Beide Kunstformen existieren nebeneinander, und sind darauf angewiesen, dass es die jeweils andere auch weiterhin tut. Sie beeinflussen sich gegenseitig und gehen teils fließend ineinander über. Poetische Gedanken, die man in Form eines Gedichts niederschreiben könnte, kann man genauso in cineastische Bilder verpacken. Das habe ich beispielsweise bei meinem letzten Kurzfilm „Junge & Mädchen“ gemacht. Aktuell schreibe ich weiterhin an Lyrik, Prosa und Filmen gleichzeitig, und bin dabei, das nächste filmische Projekt von der geschriebenen Seite in die Wirklichkeit zu transportieren.
Beeinflusst die Erfahrung mit Lyrik deine Art, Filme zu drehen?
Auf jeden Fall. Lyrik erzählt oft in sehr komprimierter Form sehr große Geschichten. Das ist zwar eine Tradition, die vor allem in den alten Balladen stattgefunden hat, und in der zeitgenössischen Lyrik etwas verloren ging, aber ich bin großer Freund davon. Das heißt, die Eigenschaft von Lyrik, mit geringen Mitteln in kurzer Zeit viel zu erzählen, eignet sich wunderbar für den Film, wo ich den Grundsatz verfolge, dem Publikum nicht zu viel an die Hand zu geben. Also anzudeuten, anzureißen, aber nie das gesamte Bild zu enthüllen. Das macht ja auch den Reiz der beiden Kunstformen aus.
Lyrik ist die wohl älteste Kunstform der Geschichte, Film eine relativ neue. Haben beide auch etwas gemeinsam?
Eben das. Bilder zu erzeugen. Ob in den Köpfen der Menschen oder tatsächlich konkret als Bild auf einer Leinwand, ist dabei egal.
In deinen Filmen geht es um existenzielle Themen: Liebe, Schuld, Sehnsucht nach Glück.
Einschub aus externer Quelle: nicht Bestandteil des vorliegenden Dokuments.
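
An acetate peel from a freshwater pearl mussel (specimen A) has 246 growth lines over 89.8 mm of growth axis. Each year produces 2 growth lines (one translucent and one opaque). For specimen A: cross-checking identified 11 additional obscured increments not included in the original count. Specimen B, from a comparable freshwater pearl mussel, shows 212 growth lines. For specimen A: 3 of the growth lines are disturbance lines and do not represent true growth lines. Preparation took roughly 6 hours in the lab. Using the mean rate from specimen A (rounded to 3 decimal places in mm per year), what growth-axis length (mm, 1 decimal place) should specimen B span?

74.9 mm

Specimen A: after corrections the count is 246 − 3 + 11 = 254 growth lines.
Specimen A: with 2 growth lines per year, 254 / 2 = 127 years.
A: 89.8 mm over 127 years gives 89.8 / 127 ≈ 0.707 mm/year.
Specimen B: dividing by 2 growth lines per year: 212 / 2 = 106 years. Length of B = 0.707 × 106 = 74.9 mm.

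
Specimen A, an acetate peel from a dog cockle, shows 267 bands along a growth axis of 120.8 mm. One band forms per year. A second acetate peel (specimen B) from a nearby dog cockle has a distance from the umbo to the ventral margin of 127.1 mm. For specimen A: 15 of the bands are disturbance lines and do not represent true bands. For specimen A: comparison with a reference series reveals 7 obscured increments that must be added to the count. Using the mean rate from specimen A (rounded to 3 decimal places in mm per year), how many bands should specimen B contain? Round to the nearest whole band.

Specimen A: true band count = 267 − 15 + 7 = 259.
A: 120.8 mm over 259 years gives 120.8 / 259 ≈ 0.466 mm per year.
For B, 127.1 / 0.466 = 272.75 years ≈ 273 bands.

273 bands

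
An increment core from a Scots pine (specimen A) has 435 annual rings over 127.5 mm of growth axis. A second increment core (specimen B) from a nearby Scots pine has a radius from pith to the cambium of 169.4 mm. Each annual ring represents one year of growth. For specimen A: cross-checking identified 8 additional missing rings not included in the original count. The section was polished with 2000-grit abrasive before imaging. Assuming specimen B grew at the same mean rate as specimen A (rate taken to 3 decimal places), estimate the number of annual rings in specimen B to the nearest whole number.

588 annual rings

Specimen A: adjusted count: 435 + 8 = 443 annual rings.
A: Extension rate ≈ 127.5 / 443 = 0.288 mm/yr.
Specimen B: 169.4 mm / 0.288 mm per year = 588.19 years ≈ 588 annual rings.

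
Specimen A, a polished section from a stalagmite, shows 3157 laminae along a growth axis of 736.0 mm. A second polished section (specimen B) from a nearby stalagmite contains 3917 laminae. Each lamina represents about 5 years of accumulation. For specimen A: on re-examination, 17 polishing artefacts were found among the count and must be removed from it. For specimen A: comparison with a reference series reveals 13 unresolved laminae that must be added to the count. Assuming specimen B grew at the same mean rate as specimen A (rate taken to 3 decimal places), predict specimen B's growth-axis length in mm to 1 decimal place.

920.5 mm

Specimen A: true lamina count = 3157 − 17 + 13 = 3153.
Specimen A: 3153 laminae at 5 years each span 3153 × 5 = 15765 years.
A: Mean rate = 736.0 mm / 15765 years ≈ 0.047 mm per year.
Specimen B: 3917 laminae at 5 years each span 3917 × 5 = 19585 years. B's length ≈ 0.047 × 19585 = 920.5 mm.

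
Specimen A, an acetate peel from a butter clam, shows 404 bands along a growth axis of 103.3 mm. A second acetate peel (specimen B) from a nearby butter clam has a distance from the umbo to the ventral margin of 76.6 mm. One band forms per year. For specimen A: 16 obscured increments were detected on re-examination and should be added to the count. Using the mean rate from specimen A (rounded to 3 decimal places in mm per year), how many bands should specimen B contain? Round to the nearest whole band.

311 bands

Specimen A: true band count = 404 + 16 = 420.
A: Mean rate = 103.3 mm / 420 years ≈ 0.246 mm/yr.
B spans 76.6 / 0.246 = 311.38 years ≈ 311 bands.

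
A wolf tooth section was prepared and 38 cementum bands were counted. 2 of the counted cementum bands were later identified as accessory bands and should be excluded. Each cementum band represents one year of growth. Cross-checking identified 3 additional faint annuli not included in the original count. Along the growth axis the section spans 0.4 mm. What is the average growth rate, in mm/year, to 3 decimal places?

0.010 mm/year

Adjusted count: 38 − 2 + 3 = 39 cementum bands.
Mean rate = 0.4 mm / 39 years ≈ 0.010 mm/year.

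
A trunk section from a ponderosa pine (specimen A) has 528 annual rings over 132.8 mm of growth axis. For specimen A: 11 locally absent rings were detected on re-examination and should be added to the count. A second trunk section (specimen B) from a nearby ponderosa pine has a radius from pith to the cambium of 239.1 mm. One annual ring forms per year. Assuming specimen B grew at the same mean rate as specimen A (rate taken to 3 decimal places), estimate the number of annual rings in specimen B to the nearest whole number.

Specimen A: adjusted count: 528 + 11 = 539 annual rings.
A: Mean rate = 132.8 mm / 539 years ≈ 0.246 mm per year.
Specimen B: 239.1 mm / 0.246 mm per year = 971.95 years ≈ 972 annual rings.

972 annual rings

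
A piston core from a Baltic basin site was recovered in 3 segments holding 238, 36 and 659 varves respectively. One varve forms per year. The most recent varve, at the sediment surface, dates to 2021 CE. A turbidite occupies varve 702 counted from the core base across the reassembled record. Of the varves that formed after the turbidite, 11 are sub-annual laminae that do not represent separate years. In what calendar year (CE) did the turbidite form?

Total varves = 238 + 36 + 659 = 933.
933 − 702 = 231 varves lie beyond the turbidite toward the sediment surface.
Removing the 11 false varves leaves 231 − 11 = 220 true varves beyond the turbidite.
The varve at the sediment surface is 2021 CE, so the turbidite dates to 2021 − 220 = 1801 CE.

1801 CE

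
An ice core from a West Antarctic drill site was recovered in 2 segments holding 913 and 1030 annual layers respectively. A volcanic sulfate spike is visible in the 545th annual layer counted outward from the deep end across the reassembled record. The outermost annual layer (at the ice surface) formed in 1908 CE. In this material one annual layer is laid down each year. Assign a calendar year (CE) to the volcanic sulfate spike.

Total annual layers = 913 + 1030 = 1943.
The volcanic sulfate spike sits at annual layer 545 from the deep end, so 1943 − 545 = 1398 annual layers formed after it.
Counting back 1398 years from 1908 CE places the volcanic sulfate spike in 1908 − 1398 = 510 CE.

510 CE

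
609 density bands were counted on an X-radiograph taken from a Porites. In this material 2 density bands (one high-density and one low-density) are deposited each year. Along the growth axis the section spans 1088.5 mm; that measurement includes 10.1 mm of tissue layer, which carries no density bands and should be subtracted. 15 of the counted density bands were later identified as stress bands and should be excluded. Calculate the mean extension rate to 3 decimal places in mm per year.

3.631 mm per year

Correcting the raw count gives 609 − 15 = 594 true density bands.
Dividing by 2 density bands per year: 594 / 2 = 297 years.
The growth record spans 1088.5 − 10.1 = 1078.4 mm.
Mean rate = 1078.4 mm / 297 years ≈ 3.631 mm per year.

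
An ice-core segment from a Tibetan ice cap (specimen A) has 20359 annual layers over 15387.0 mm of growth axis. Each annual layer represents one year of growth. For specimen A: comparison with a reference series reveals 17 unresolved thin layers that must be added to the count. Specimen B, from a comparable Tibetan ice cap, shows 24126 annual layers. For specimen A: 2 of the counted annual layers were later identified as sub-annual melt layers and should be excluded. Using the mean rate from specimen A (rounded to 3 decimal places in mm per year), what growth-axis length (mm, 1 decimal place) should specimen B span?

Specimen A: true annual layer count = 20359 − 2 + 17 = 20374.
A: 15387.0 mm over 20374 years gives 15387.0 / 20374 ≈ 0.755 mm/year.
Length of B = 0.755 × 24126 = 18215.1 mm.

18215.1 mm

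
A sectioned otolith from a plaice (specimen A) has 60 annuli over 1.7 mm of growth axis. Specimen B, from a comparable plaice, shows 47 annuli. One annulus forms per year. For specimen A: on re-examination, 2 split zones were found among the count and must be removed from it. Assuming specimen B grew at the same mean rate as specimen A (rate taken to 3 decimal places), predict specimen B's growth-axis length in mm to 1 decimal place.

Specimen A: after corrections the count is 60 − 2 = 58 annuli.
A: 1.7 mm over 58 years gives 1.7 / 58 ≈ 0.029 mm/yr.
Length of B = 0.029 × 47 = 1.4 mm.

1.4 mm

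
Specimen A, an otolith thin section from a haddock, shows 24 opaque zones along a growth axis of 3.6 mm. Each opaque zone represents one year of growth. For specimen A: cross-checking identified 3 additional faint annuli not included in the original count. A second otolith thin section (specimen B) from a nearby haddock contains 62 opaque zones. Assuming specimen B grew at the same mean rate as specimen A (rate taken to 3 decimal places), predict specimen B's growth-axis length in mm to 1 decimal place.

Specimen A: true opaque zone count = 24 + 3 = 27.
A: 3.6 mm over 27 years gives 3.6 / 27 ≈ 0.133 mm/yr.
Length of B = 0.133 × 62 = 8.2 mm.

8.2 mm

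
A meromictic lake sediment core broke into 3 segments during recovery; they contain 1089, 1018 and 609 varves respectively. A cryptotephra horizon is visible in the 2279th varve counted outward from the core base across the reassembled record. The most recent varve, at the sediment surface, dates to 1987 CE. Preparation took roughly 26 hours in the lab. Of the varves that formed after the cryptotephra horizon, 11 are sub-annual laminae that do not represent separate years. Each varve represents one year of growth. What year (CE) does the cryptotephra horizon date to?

Total varves = 1089 + 1018 + 609 = 2716.
Between varve 2279 and the sediment surface there are 2716 − 2279 = 437 varves.
Excluding 11 false varves: 437 − 11 = 426.
1987 − 426 = 1561 CE.

1561 CE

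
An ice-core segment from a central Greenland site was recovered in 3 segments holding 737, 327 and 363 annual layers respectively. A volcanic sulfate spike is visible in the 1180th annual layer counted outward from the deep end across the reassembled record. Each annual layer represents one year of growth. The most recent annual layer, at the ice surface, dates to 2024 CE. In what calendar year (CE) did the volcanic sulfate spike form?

1777 CE

Total annual layers = 737 + 327 + 363 = 1427.
The volcanic sulfate spike sits at annual layer 1180 from the deep end, so 1427 − 1180 = 247 annual layers formed after it.
Counting back 247 years from 2024 CE places the volcanic sulfate spike in 2024 − 247 = 1777 CE.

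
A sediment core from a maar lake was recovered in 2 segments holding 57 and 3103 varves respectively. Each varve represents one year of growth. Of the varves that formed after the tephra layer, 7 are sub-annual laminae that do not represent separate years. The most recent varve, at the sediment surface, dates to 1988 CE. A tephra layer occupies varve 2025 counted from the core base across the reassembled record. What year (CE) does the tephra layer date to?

860 CE

Total varves = 57 + 3103 = 3160.
Between varve 2025 and the sediment surface there are 3160 − 2025 = 1135 varves.
Removing the 7 false varves leaves 1135 − 7 = 1128 true varves beyond the tephra layer.
Counting back 1128 years from 1988 CE places the tephra layer in 1988 − 1128 = 860 CE.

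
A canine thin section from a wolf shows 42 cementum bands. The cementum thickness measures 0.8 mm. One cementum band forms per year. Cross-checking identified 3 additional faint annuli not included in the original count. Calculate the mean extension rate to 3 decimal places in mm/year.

Correcting the raw count gives 42 + 3 = 45 true cementum bands.
Extension rate ≈ 0.8 / 45 = 0.018 mm/year.

0.018 mm/year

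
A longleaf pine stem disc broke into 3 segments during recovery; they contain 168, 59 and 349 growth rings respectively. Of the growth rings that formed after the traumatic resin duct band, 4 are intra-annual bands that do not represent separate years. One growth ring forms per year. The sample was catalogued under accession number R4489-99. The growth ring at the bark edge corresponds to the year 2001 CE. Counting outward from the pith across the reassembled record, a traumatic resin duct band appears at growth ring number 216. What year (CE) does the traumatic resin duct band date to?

Total growth rings = 168 + 59 + 349 = 576.
The traumatic resin duct band sits at growth ring 216 from the pith, so 576 − 216 = 360 growth rings formed after it.
Excluding 4 false growth rings: 360 − 4 = 356.
Counting back 356 years from 2001 CE places the traumatic resin duct band in 2001 − 356 = 1645 CE.

1645 CE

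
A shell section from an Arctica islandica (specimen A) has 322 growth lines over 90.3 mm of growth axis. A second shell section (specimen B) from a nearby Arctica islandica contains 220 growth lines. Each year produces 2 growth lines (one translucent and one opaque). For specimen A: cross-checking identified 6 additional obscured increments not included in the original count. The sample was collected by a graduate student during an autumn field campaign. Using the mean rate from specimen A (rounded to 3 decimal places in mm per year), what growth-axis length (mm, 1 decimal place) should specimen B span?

60.6 mm

Specimen A: after corrections the count is 322 + 6 = 328 growth lines.
Specimen A: dividing by 2 growth lines per year: 328 / 2 = 164 years.
A: Mean rate = 90.3 mm / 164 years ≈ 0.551 mm/yr.
Specimen B: with 2 growth lines per year, 220 / 2 = 110 years. For B, 0.551 mm/year × 110 years = 60.6 mm.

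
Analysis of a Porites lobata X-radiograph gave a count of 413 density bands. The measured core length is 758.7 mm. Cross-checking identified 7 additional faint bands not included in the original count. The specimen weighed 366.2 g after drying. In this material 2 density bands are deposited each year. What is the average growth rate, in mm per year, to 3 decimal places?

Adjusted count: 413 + 7 = 420 density bands.
420 density bands at 2 per year is 420 / 2 = 210 years.
Mean rate = 758.7 mm / 210 years ≈ 3.613 mm per year.

3.613 mm per year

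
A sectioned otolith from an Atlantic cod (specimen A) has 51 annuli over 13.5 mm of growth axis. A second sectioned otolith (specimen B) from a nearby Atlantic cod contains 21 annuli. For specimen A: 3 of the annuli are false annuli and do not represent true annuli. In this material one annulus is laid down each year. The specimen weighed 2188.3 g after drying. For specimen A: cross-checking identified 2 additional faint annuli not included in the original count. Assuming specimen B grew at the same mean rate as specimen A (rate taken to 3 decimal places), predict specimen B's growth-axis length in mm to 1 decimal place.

5.7 mm

Specimen A: true annulus count = 51 − 3 + 2 = 50.
A: Extension rate ≈ 13.5 / 50 = 0.270 mm per year.
Length of B = 0.270 × 21 = 5.7 mm.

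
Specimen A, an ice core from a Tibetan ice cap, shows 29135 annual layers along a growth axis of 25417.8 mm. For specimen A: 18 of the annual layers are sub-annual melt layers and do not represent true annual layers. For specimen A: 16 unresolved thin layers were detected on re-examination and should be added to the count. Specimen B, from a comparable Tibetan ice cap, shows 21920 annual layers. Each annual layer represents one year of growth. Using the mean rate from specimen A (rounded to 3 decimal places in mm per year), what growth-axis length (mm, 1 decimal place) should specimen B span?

19114.2 mm

Specimen A: after corrections the count is 29135 − 18 + 16 = 29133 annual layers.
A: Mean rate = 25417.8 mm / 29133 years ≈ 0.872 mm/yr.
B's length ≈ 0.872 × 21920 = 19114.2 mm.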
Wie wichtig ist dir in einem Film die Botschaft bzw. die Geschichte?
Ich habe keine Botschaft. Ich weiß gar nicht, was das sein soll, eine Botschaft. Mir ist bewusst, dass viele Leute immer danach suchen und manchmal auch glauben, eine zu finden. Das ist dann aber nicht meine Botschaft, sondern das, was die Menschen für sich aus dem Werk ziehen. Was die Geschichte betrifft, lege ich großen Wert auf meine Charaktere. Kenne ich meine Figuren bis ins kleinste Detail, habe ich keine Schwierigkeiten, eine Geschichte zu erzählen.
Dein Film „Opfer“ aus dem Jahr 2018 orientiert sich an den Dogma95-Regeln. Was steckt dahinter?
Das Dogma95-Manifest umfasst zehn Regeln, die den Arbeitsprozess beim Drehen sehr einschränken (nur Handkamera, natürliches Licht, Farbe, keine Musik…). Diese Einschränkungen zwingen den Regisseur zu neuen kreativen Lösungen – und das ist eine ungemein befriedigende Erfahrung.
An welchem/n Projekt/en arbeitest du zurzeit?
Ich habe meinen zweiten Roman fertiggestellt, ob der das Licht der Welt erblicken wird, ist dank der unseligen Verlagsbranche noch unsicher. Ansonsten bereite ich gerade meinen ersten abendfüllenden Spielfilm vor. Er trägt den Titel „Die Lustvollen“ und wurde im letzten Sommer geschrieben. Wir sind gerade auf der Suche nach finanziellen Mitteln, beantragen Förderungen und hoffen, dass sich dort draußen Institutionen oder auch Privatpersonen finden, die bestrebt sind, anspruchsvolle Filmkunst made in Südtirol zu unterstützen. Ein Film wie „Die Lustvollen“ wurde hierzulande noch nie gedreht.
[Teseo La Marca]
ZUR PERSON
Christoph Waldboth wurde 1996 in Bozen geboren und ist dort aufgewachsen. Nach der Matura am Kunstgymnasium „Walther von der Vogelweide“ studierte er von 2015 bis 2018 Film und Fernsehen – Regie an der Medienakademie München. Seither lebt und arbeitet er als freier Filmemacher und Autor zwischen Bozen und Wien. Sein Werk umfasst mehrere Kurzfilme, Gedichte, sowie zwei bisher noch unveröffentlichte Romane. Außerdem schreibt er seit einigen Jahren als Filmkritiker für verschiedene Medien, allen voran salto.bz.